Nottingham church changes healing claim after complaint

Part of the leaflet handed out by members of St Mark's Church in Woodthorpe, Nottingham which the Advertising Standards Agency advised should be changed The ASA said it needed robust evidence to back up healing claims

The Advertising Standards Authority (ASA) has stepped in after a Nottingham church claimed in a leaflet God could heal a range of named illnesses.

It followed a complaint from the head of Nottingham's Secular Society who was handed a flyer while shopping.

The leaflet, distributed by St Mark's Church in Woodthorpe, said God could heal back pain and cancer.

The ASA said "robust evidence" was needed to support such claims.

Matt Wilson from the ASA said: "We are not here to stop religious or faith-based organisations from promoting what they believe in.

"But if they are making absolute claims about curing serious conditions then we have to see that evidence to back it up."

'Dangerous nonsense'

Start Quote

I couldn't believe the overarching, ridiculous, unfounded claims they were making”

End Quote Dennis Penaluna Nottingham Secular Society

Dennis Penaluna of Nottingham Secular Society said he was shocked by the leaflet.

"I couldn't believe the overarching, ridiculous, unfounded claims they were making. They can't be substantiated," he said.

"It's a dangerous nonsense. People who are ill or vulnerable can be easily persuaded. They will grasp at anything."

Canon Ed Pruin, who advises people in the Church of England diocese of Nottingham and Southwell on healing, said he agreed the leaflet was "less than helpful".

But he added: "I absolutely do believe that God can heal. I have no doubts.

"I think that one of the ways God heals is through medical science and the care of healthcare professionals.

"But I don't think that he is always in the curing business."

Canon Pruin is on the Healing and Wholeness committee that advised St Mark's to amend the leaflet in accordance with the ASA recommendations.
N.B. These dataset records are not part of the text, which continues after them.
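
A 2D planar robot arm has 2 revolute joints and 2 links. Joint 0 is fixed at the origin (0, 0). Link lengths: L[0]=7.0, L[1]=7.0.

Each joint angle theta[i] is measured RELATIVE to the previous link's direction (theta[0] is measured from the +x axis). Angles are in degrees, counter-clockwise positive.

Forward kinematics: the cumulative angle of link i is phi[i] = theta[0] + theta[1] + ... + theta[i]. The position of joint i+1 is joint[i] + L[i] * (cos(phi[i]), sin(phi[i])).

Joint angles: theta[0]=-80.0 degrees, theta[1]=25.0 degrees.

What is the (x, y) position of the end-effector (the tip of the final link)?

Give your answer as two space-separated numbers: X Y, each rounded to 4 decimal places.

Answer: 5.2306 -12.6277

Derivation:
joint[0] = (0.0000, 0.0000)  (base)
link 0: phi[0] = -80 = -80 deg
  cos(-80 deg) = 0.1736, sin(-80 deg) = -0.9848
  joint[1] = (0.0000, 0.0000) + 7 * (0.1736, -0.9848) = (0.0000 + 1.2155, 0.0000 + -6.8937) = (1.2155, -6.8937)
link 1: phi[1] = -80 + 25 = -55 deg
  cos(-55 deg) = 0.5736, sin(-55 deg) = -0.8192
  joint[2] = (1.2155, -6.8937) + 7 * (0.5736, -0.8192) = (1.2155 + 4.0150, -6.8937 + -5.7341) = (5.2306, -12.6277)
End effector: (5.2306, -12.6277)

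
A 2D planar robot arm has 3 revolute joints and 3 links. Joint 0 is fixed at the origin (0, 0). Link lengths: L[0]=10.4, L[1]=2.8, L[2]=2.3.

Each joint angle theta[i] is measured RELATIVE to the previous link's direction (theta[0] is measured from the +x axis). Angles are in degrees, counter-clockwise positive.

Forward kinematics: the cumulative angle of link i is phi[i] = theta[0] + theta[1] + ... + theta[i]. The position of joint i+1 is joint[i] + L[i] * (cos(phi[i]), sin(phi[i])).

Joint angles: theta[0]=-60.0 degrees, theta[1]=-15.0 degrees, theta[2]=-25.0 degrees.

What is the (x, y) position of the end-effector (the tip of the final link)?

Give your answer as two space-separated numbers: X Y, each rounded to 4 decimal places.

joint[0] = (0.0000, 0.0000)  (base)
link 0: phi[0] = -60 = -60 deg
  cos(-60 deg) = 0.5000, sin(-60 deg) = -0.8660
  joint[1] = (0.0000, 0.0000) + 10.4 * (0.5000, -0.8660) = (0.0000 + 5.2000, 0.0000 + -9.0067) = (5.2000, -9.0067)
link 1: phi[1] = -60 + -15 = -75 deg
  cos(-75 deg) = 0.2588, sin(-75 deg) = -0.9659
  joint[2] = (5.2000, -9.0067) + 2.8 * (0.2588, -0.9659) = (5.2000 + 0.7247, -9.0067 + -2.7046) = (5.9247, -11.7113)
link 2: phi[2] = -60 + -15 + -25 = -100 deg
  cos(-100 deg) = -0.1736, sin(-100 deg) = -0.9848
  joint[3] = (5.9247, -11.7113) + 2.3 * (-0.1736, -0.9848) = (5.9247 + -0.3994, -11.7113 + -2.2651) = (5.5253, -13.9763)
End effector: (5.5253, -13.9763)

Answer: 5.5253 -13.9763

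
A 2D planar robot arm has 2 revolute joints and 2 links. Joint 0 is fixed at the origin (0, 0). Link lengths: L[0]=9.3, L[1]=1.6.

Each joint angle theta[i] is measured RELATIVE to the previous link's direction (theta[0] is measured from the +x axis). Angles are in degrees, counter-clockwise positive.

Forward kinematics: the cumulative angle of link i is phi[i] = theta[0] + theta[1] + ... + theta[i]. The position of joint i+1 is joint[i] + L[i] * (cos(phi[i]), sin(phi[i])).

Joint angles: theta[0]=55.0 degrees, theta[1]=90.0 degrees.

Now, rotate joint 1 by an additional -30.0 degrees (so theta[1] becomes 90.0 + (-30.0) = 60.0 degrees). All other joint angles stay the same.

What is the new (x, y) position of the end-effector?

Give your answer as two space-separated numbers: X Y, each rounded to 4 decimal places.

Answer: 4.6581 9.0682

Derivation:
joint[0] = (0.0000, 0.0000)  (base)
link 0: phi[0] = 55 = 55 deg
  cos(55 deg) = 0.5736, sin(55 deg) = 0.8192
  joint[1] = (0.0000, 0.0000) + 9.3 * (0.5736, 0.8192) = (0.0000 + 5.3343, 0.0000 + 7.6181) = (5.3343, 7.6181)
link 1: phi[1] = 55 + 60 = 115 deg
  cos(115 deg) = -0.4226, sin(115 deg) = 0.9063
  joint[2] = (5.3343, 7.6181) + 1.6 * (-0.4226, 0.9063) = (5.3343 + -0.6762, 7.6181 + 1.4501) = (4.6581, 9.0682)
End effector: (4.6581, 9.0682)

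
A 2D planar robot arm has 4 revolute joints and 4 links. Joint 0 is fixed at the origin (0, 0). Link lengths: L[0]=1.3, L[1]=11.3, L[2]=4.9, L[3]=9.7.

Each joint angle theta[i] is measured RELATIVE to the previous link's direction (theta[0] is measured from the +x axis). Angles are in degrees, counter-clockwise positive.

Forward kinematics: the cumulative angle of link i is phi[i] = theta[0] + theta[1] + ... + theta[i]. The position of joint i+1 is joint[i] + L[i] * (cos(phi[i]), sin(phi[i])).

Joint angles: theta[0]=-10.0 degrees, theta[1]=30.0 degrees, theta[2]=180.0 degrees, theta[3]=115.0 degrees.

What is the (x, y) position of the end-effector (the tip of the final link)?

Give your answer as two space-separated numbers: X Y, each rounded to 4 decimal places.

Answer: 14.1532 -4.8957

Derivation:
joint[0] = (0.0000, 0.0000)  (base)
link 0: phi[0] = -10 = -10 deg
  cos(-10 deg) = 0.9848, sin(-10 deg) = -0.1736
  joint[1] = (0.0000, 0.0000) + 1.3 * (0.9848, -0.1736) = (0.0000 + 1.2803, 0.0000 + -0.2257) = (1.2803, -0.2257)
link 1: phi[1] = -10 + 30 = 20 deg
  cos(20 deg) = 0.9397, sin(20 deg) = 0.3420
  joint[2] = (1.2803, -0.2257) + 11.3 * (0.9397, 0.3420) = (1.2803 + 10.6185, -0.2257 + 3.8648) = (11.8988, 3.6391)
link 2: phi[2] = -10 + 30 + 180 = 200 deg
  cos(200 deg) = -0.9397, sin(200 deg) = -0.3420
  joint[3] = (11.8988, 3.6391) + 4.9 * (-0.9397, -0.3420) = (11.8988 + -4.6045, 3.6391 + -1.6759) = (7.2943, 1.9632)
link 3: phi[3] = -10 + 30 + 180 + 115 = 315 deg
  cos(315 deg) = 0.7071, sin(315 deg) = -0.7071
  joint[4] = (7.2943, 1.9632) + 9.7 * (0.7071, -0.7071) = (7.2943 + 6.8589, 1.9632 + -6.8589) = (14.1532, -4.8957)
End effector: (14.1532, -4.8957)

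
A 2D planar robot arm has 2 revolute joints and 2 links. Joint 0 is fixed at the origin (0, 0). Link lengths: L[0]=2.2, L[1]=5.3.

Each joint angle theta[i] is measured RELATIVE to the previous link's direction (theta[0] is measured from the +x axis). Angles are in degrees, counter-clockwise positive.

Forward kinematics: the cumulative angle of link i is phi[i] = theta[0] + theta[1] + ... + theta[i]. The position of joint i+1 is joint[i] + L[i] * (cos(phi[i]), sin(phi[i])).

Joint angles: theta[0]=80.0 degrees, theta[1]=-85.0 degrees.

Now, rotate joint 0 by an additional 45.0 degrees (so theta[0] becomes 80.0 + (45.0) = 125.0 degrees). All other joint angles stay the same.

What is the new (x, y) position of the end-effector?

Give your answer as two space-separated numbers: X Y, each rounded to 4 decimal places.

joint[0] = (0.0000, 0.0000)  (base)
link 0: phi[0] = 125 = 125 deg
  cos(125 deg) = -0.5736, sin(125 deg) = 0.8192
  joint[1] = (0.0000, 0.0000) + 2.2 * (-0.5736, 0.8192) = (0.0000 + -1.2619, 0.0000 + 1.8021) = (-1.2619, 1.8021)
link 1: phi[1] = 125 + -85 = 40 deg
  cos(40 deg) = 0.7660, sin(40 deg) = 0.6428
  joint[2] = (-1.2619, 1.8021) + 5.3 * (0.7660, 0.6428) = (-1.2619 + 4.0600, 1.8021 + 3.4068) = (2.7982, 5.2089)
End effector: (2.7982, 5.2089)

Answer: 2.7982 5.2089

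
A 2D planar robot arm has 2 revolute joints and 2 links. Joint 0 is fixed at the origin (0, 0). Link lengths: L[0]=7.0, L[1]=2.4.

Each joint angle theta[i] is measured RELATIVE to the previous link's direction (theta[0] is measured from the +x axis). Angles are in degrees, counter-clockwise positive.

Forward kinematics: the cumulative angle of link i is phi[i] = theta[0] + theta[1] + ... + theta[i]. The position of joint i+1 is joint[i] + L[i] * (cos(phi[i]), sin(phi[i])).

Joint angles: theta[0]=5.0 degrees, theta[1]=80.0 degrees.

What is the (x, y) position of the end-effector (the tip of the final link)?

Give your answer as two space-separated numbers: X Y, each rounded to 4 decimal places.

joint[0] = (0.0000, 0.0000)  (base)
link 0: phi[0] = 5 = 5 deg
  cos(5 deg) = 0.9962, sin(5 deg) = 0.0872
  joint[1] = (0.0000, 0.0000) + 7 * (0.9962, 0.0872) = (0.0000 + 6.9734, 0.0000 + 0.6101) = (6.9734, 0.6101)
link 1: phi[1] = 5 + 80 = 85 deg
  cos(85 deg) = 0.0872, sin(85 deg) = 0.9962
  joint[2] = (6.9734, 0.6101) + 2.4 * (0.0872, 0.9962) = (6.9734 + 0.2092, 0.6101 + 2.3909) = (7.1825, 3.0010)
End effector: (7.1825, 3.0010)

Answer: 7.1825 3.0010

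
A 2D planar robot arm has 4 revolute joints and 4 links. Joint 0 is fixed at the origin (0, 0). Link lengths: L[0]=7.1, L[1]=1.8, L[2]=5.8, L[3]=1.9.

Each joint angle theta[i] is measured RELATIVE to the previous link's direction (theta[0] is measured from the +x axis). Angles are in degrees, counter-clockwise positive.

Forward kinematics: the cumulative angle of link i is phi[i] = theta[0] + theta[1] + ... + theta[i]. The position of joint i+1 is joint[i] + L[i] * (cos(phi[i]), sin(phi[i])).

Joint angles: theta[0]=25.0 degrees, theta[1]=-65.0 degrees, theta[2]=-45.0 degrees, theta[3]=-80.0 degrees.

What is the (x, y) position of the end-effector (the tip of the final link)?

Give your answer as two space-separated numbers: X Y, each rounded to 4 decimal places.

joint[0] = (0.0000, 0.0000)  (base)
link 0: phi[0] = 25 = 25 deg
  cos(25 deg) = 0.9063, sin(25 deg) = 0.4226
  joint[1] = (0.0000, 0.0000) + 7.1 * (0.9063, 0.4226) = (0.0000 + 6.4348, 0.0000 + 3.0006) = (6.4348, 3.0006)
link 1: phi[1] = 25 + -65 = -40 deg
  cos(-40 deg) = 0.7660, sin(-40 deg) = -0.6428
  joint[2] = (6.4348, 3.0006) + 1.8 * (0.7660, -0.6428) = (6.4348 + 1.3789, 3.0006 + -1.1570) = (7.8137, 1.8436)
link 2: phi[2] = 25 + -65 + -45 = -85 deg
  cos(-85 deg) = 0.0872, sin(-85 deg) = -0.9962
  joint[3] = (7.8137, 1.8436) + 5.8 * (0.0872, -0.9962) = (7.8137 + 0.5055, 1.8436 + -5.7779) = (8.3192, -3.9344)
link 3: phi[3] = 25 + -65 + -45 + -80 = -165 deg
  cos(-165 deg) = -0.9659, sin(-165 deg) = -0.2588
  joint[4] = (8.3192, -3.9344) + 1.9 * (-0.9659, -0.2588) = (8.3192 + -1.8353, -3.9344 + -0.4918) = (6.4839, -4.4261)
End effector: (6.4839, -4.4261)

Answer: 6.4839 -4.4261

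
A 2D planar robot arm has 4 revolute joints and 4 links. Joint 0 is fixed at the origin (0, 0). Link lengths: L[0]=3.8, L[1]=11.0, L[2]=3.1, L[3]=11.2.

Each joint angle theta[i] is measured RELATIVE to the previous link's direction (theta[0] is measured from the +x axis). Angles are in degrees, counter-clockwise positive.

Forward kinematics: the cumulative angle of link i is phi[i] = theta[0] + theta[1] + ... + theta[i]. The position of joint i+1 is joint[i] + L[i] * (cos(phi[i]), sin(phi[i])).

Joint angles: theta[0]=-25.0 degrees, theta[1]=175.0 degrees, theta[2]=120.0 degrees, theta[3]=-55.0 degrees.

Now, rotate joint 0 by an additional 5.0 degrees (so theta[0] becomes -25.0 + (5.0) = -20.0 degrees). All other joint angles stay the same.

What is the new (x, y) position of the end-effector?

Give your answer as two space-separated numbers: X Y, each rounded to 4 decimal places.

joint[0] = (0.0000, 0.0000)  (base)
link 0: phi[0] = -20 = -20 deg
  cos(-20 deg) = 0.9397, sin(-20 deg) = -0.3420
  joint[1] = (0.0000, 0.0000) + 3.8 * (0.9397, -0.3420) = (0.0000 + 3.5708, 0.0000 + -1.2997) = (3.5708, -1.2997)
link 1: phi[1] = -20 + 175 = 155 deg
  cos(155 deg) = -0.9063, sin(155 deg) = 0.4226
  joint[2] = (3.5708, -1.2997) + 11 * (-0.9063, 0.4226) = (3.5708 + -9.9694, -1.2997 + 4.6488) = (-6.3986, 3.3491)
link 2: phi[2] = -20 + 175 + 120 = 275 deg
  cos(275 deg) = 0.0872, sin(275 deg) = -0.9962
  joint[3] = (-6.3986, 3.3491) + 3.1 * (0.0872, -0.9962) = (-6.3986 + 0.2702, 3.3491 + -3.0882) = (-6.1284, 0.2609)
link 3: phi[3] = -20 + 175 + 120 + -55 = 220 deg
  cos(220 deg) = -0.7660, sin(220 deg) = -0.6428
  joint[4] = (-6.1284, 0.2609) + 11.2 * (-0.7660, -0.6428) = (-6.1284 + -8.5797, 0.2609 + -7.1992) = (-14.7081, -6.9383)
End effector: (-14.7081, -6.9383)

Answer: -14.7081 -6.9383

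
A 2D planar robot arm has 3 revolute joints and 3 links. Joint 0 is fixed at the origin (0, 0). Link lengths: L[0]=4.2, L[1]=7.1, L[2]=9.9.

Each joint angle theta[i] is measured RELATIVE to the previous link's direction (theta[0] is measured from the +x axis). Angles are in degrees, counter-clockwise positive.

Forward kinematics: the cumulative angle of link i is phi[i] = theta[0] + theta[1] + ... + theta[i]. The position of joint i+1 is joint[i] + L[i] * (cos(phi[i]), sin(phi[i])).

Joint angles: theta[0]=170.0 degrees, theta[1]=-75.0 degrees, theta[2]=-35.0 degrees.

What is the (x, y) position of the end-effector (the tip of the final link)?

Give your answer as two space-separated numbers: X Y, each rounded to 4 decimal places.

Answer: 0.1950 16.3760

Derivation:
joint[0] = (0.0000, 0.0000)  (base)
link 0: phi[0] = 170 = 170 deg
  cos(170 deg) = -0.9848, sin(170 deg) = 0.1736
  joint[1] = (0.0000, 0.0000) + 4.2 * (-0.9848, 0.1736) = (0.0000 + -4.1362, 0.0000 + 0.7293) = (-4.1362, 0.7293)
link 1: phi[1] = 170 + -75 = 95 deg
  cos(95 deg) = -0.0872, sin(95 deg) = 0.9962
  joint[2] = (-4.1362, 0.7293) + 7.1 * (-0.0872, 0.9962) = (-4.1362 + -0.6188, 0.7293 + 7.0730) = (-4.7550, 7.8023)
link 2: phi[2] = 170 + -75 + -35 = 60 deg
  cos(60 deg) = 0.5000, sin(60 deg) = 0.8660
  joint[3] = (-4.7550, 7.8023) + 9.9 * (0.5000, 0.8660) = (-4.7550 + 4.9500, 7.8023 + 8.5737) = (0.1950, 16.3760)
End effector: (0.1950, 16.3760)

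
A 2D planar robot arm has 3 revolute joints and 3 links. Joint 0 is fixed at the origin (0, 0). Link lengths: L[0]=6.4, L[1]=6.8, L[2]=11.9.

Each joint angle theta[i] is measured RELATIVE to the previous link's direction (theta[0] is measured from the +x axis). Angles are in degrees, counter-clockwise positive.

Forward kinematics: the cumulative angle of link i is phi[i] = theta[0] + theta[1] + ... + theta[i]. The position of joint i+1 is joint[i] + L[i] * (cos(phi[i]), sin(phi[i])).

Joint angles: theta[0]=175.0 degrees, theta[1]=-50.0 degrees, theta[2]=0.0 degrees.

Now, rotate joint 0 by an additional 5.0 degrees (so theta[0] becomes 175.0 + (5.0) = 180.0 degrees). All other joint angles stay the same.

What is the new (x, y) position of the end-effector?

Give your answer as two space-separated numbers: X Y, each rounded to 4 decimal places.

joint[0] = (0.0000, 0.0000)  (base)
link 0: phi[0] = 180 = 180 deg
  cos(180 deg) = -1.0000, sin(180 deg) = 0.0000
  joint[1] = (0.0000, 0.0000) + 6.4 * (-1.0000, 0.0000) = (0.0000 + -6.4000, 0.0000 + 0.0000) = (-6.4000, 0.0000)
link 1: phi[1] = 180 + -50 = 130 deg
  cos(130 deg) = -0.6428, sin(130 deg) = 0.7660
  joint[2] = (-6.4000, 0.0000) + 6.8 * (-0.6428, 0.7660) = (-6.4000 + -4.3710, 0.0000 + 5.2091) = (-10.7710, 5.2091)
link 2: phi[2] = 180 + -50 + 0 = 130 deg
  cos(130 deg) = -0.6428, sin(130 deg) = 0.7660
  joint[3] = (-10.7710, 5.2091) + 11.9 * (-0.6428, 0.7660) = (-10.7710 + -7.6492, 5.2091 + 9.1159) = (-18.4201, 14.3250)
End effector: (-18.4201, 14.3250)

Answer: -18.4201 14.3250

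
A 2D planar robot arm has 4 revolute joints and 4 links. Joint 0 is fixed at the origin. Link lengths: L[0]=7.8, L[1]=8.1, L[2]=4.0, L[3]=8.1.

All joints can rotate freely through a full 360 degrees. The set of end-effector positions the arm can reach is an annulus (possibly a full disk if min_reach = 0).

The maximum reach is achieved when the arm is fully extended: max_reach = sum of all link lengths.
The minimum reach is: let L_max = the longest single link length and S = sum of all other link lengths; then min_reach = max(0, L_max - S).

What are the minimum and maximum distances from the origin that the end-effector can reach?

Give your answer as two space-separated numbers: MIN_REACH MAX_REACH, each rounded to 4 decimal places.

Link lengths: [7.8, 8.1, 4.0, 8.1]
max_reach = 7.8 + 8.1 + 4 + 8.1 = 28
L_max = max([7.8, 8.1, 4.0, 8.1]) = 8.1
S (sum of others) = 28 - 8.1 = 19.9
min_reach = max(0, 8.1 - 19.9) = max(0, -11.8) = 0

Answer: 0.0000 28.0000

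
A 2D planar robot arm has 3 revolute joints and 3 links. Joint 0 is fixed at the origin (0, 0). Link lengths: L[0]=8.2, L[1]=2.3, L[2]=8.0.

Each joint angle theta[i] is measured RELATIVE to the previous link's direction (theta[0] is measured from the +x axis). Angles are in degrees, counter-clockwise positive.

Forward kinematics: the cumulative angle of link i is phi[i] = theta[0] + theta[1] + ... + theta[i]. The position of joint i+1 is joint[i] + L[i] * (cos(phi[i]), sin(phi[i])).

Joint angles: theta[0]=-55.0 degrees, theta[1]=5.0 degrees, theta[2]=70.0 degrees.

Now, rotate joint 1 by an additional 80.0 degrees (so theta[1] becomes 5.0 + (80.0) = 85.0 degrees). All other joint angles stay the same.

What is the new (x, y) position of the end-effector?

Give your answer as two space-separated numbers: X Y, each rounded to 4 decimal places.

joint[0] = (0.0000, 0.0000)  (base)
link 0: phi[0] = -55 = -55 deg
  cos(-55 deg) = 0.5736, sin(-55 deg) = -0.8192
  joint[1] = (0.0000, 0.0000) + 8.2 * (0.5736, -0.8192) = (0.0000 + 4.7033, 0.0000 + -6.7170) = (4.7033, -6.7170)
link 1: phi[1] = -55 + 85 = 30 deg
  cos(30 deg) = 0.8660, sin(30 deg) = 0.5000
  joint[2] = (4.7033, -6.7170) + 2.3 * (0.8660, 0.5000) = (4.7033 + 1.9919, -6.7170 + 1.1500) = (6.6952, -5.5670)
link 2: phi[2] = -55 + 85 + 70 = 100 deg
  cos(100 deg) = -0.1736, sin(100 deg) = 0.9848
  joint[3] = (6.6952, -5.5670) + 8 * (-0.1736, 0.9848) = (6.6952 + -1.3892, -5.5670 + 7.8785) = (5.3060, 2.3114)
End effector: (5.3060, 2.3114)

Answer: 5.3060 2.3114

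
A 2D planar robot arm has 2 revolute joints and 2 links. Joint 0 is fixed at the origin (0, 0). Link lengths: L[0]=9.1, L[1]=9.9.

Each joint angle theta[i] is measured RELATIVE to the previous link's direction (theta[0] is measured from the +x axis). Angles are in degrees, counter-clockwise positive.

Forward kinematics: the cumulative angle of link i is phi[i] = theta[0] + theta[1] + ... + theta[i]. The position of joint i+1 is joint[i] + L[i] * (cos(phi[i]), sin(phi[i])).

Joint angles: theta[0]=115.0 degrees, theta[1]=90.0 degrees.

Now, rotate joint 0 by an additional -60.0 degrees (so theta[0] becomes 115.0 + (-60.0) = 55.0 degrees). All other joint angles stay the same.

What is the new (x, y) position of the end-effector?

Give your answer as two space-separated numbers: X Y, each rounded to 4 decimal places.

joint[0] = (0.0000, 0.0000)  (base)
link 0: phi[0] = 55 = 55 deg
  cos(55 deg) = 0.5736, sin(55 deg) = 0.8192
  joint[1] = (0.0000, 0.0000) + 9.1 * (0.5736, 0.8192) = (0.0000 + 5.2195, 0.0000 + 7.4543) = (5.2195, 7.4543)
link 1: phi[1] = 55 + 90 = 145 deg
  cos(145 deg) = -0.8192, sin(145 deg) = 0.5736
  joint[2] = (5.2195, 7.4543) + 9.9 * (-0.8192, 0.5736) = (5.2195 + -8.1096, 7.4543 + 5.6784) = (-2.8901, 13.1327)
End effector: (-2.8901, 13.1327)

Answer: -2.8901 13.1327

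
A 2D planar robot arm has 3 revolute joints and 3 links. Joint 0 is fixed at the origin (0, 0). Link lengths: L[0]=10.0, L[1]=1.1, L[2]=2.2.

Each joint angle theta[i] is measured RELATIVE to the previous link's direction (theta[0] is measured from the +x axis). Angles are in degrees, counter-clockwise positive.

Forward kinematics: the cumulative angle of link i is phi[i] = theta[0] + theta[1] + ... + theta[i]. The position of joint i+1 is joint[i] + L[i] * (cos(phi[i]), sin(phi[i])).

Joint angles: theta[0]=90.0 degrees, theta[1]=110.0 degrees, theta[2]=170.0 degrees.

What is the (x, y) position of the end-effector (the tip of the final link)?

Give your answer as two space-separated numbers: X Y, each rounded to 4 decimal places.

Answer: 1.1329 10.0058

Derivation:
joint[0] = (0.0000, 0.0000)  (base)
link 0: phi[0] = 90 = 90 deg
  cos(90 deg) = 0.0000, sin(90 deg) = 1.0000
  joint[1] = (0.0000, 0.0000) + 10 * (0.0000, 1.0000) = (0.0000 + 0.0000, 0.0000 + 10.0000) = (0.0000, 10.0000)
link 1: phi[1] = 90 + 110 = 200 deg
  cos(200 deg) = -0.9397, sin(200 deg) = -0.3420
  joint[2] = (0.0000, 10.0000) + 1.1 * (-0.9397, -0.3420) = (0.0000 + -1.0337, 10.0000 + -0.3762) = (-1.0337, 9.6238)
link 2: phi[2] = 90 + 110 + 170 = 370 deg
  cos(370 deg) = 0.9848, sin(370 deg) = 0.1736
  joint[3] = (-1.0337, 9.6238) + 2.2 * (0.9848, 0.1736) = (-1.0337 + 2.1666, 9.6238 + 0.3820) = (1.1329, 10.0058)
End effector: (1.1329, 10.0058)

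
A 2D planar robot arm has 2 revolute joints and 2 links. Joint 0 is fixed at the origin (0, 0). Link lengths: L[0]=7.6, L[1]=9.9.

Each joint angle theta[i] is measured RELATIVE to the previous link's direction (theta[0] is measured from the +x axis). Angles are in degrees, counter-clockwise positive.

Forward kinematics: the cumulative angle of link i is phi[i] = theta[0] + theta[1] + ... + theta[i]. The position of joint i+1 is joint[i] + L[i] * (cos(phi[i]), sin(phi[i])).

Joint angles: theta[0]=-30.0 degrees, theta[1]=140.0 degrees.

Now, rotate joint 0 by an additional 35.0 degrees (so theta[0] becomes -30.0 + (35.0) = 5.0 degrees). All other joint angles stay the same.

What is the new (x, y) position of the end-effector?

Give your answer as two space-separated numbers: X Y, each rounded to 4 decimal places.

Answer: -0.5385 6.3408

Derivation:
joint[0] = (0.0000, 0.0000)  (base)
link 0: phi[0] = 5 = 5 deg
  cos(5 deg) = 0.9962, sin(5 deg) = 0.0872
  joint[1] = (0.0000, 0.0000) + 7.6 * (0.9962, 0.0872) = (0.0000 + 7.5711, 0.0000 + 0.6624) = (7.5711, 0.6624)
link 1: phi[1] = 5 + 140 = 145 deg
  cos(145 deg) = -0.8192, sin(145 deg) = 0.5736
  joint[2] = (7.5711, 0.6624) + 9.9 * (-0.8192, 0.5736) = (7.5711 + -8.1096, 0.6624 + 5.6784) = (-0.5385, 6.3408)
End effector: (-0.5385, 6.3408)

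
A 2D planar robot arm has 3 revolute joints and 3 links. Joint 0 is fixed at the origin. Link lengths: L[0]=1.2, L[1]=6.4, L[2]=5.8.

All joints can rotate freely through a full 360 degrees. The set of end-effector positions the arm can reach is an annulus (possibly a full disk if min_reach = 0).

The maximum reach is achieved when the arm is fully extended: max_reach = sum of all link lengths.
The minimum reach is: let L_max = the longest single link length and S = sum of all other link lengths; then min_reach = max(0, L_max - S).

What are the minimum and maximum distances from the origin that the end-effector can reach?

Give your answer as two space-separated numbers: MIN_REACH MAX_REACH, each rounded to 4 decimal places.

Link lengths: [1.2, 6.4, 5.8]
max_reach = 1.2 + 6.4 + 5.8 = 13.4
L_max = max([1.2, 6.4, 5.8]) = 6.4
S (sum of others) = 13.4 - 6.4 = 7
min_reach = max(0, 6.4 - 7) = max(0, -0.6) = 0

Answer: 0.0000 13.4000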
"The words 'healing on the streets' is perhaps a little misleading. I personally would like to see 'care on the streets'.

"People want to be prayed for when they are sick. We are responding to a need," he said.

No-one from St Mark's Church was available for comment.

Members of the church have been part of the Healing On The Streets ministry for two and a half years.

The Healing On The Streets ministry was started by Causeway Coast Vineyard church in Coleraine, Northern Ireland, in 2005 and has been taken up by dozens of churches across the UK.

Other churches in the ministry have said they would now look at their leaflets to make sure that they are not able to be misinterpreted or misunderstood.